焦ったシンデレラ(ついに王子が……?)

Tは王子でもなんでもなかった。

顔は確かにかっこよかったけれど、服装には無頓着だし、田舎出身で寡黙な性格で、面白いことは全然言わないばかりかほとんどしゃべらなかった。

それでもわたしは男友達ってものができたようでとにかく浮かれていた。

Kと二人、年上のお姉さんたちでTをからかうようなことを言っていました。

「もう~T君は顔だけなんだから」とか「T君、顔『は』かっこいいのに~」って感じで。

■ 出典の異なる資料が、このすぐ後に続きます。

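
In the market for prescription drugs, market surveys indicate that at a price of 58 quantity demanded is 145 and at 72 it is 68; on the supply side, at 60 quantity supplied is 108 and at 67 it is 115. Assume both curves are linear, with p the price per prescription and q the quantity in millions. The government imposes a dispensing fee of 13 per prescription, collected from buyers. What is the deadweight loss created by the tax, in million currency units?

Deadweight loss = 71.5 million.

Demand slope: (68 − 145)/(72 − 58) = -5.5, so qd = 464 − 5.5p.
Supply slope: (115 − 108)/(67 − 60) = 1, so qs = p + 48.
Before the tax: set 464 − 5.5p = p + 48 → p* = 64, q* = 112.
With the tax collected from buyers, demand (in seller-price terms) shifts: qd = 464 − 5.5(p + 13).
New equilibrium: buyers pay 66, producers receive 53, q = 101. (Wedge: pb − ps = 13.)
Quantity falls by |ΔQ| = |112 − 101| = 11.
DWL = ½ · t · |ΔQ| = ½ · 13 · 11 = 71.5.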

Tは怒りもせず、笑いもせず、「ん?」って感じでとぼけてたけど後になって聞いたらけっこう頭に来てたらしい。すみません。


そして、夏。

わたしの誕生日が過ぎて24歳になったばかりのころ、家でぼけーっとしてたらTからメールが来た。

「今から遊びに行かない?」って。

わたしは驚いてほんとうに2~3cm飛び上がった。

なぜなら、今までは連絡先は交換していたものの、実際に連絡をとりあっているのはKとTで、わたしはKから「3人でどこどこ行きましょう」って連絡がきているだけだったから。

わたしはすぐに「いいよ! どこに何時?」って返信を打ってから慌てて服を選んだ。なにしろ、二人だ。

男女二人だからデートだ!

Kがいなくて、二人だけで……デートだ!!


しかし、わたしは数分後へたりこむはめになる。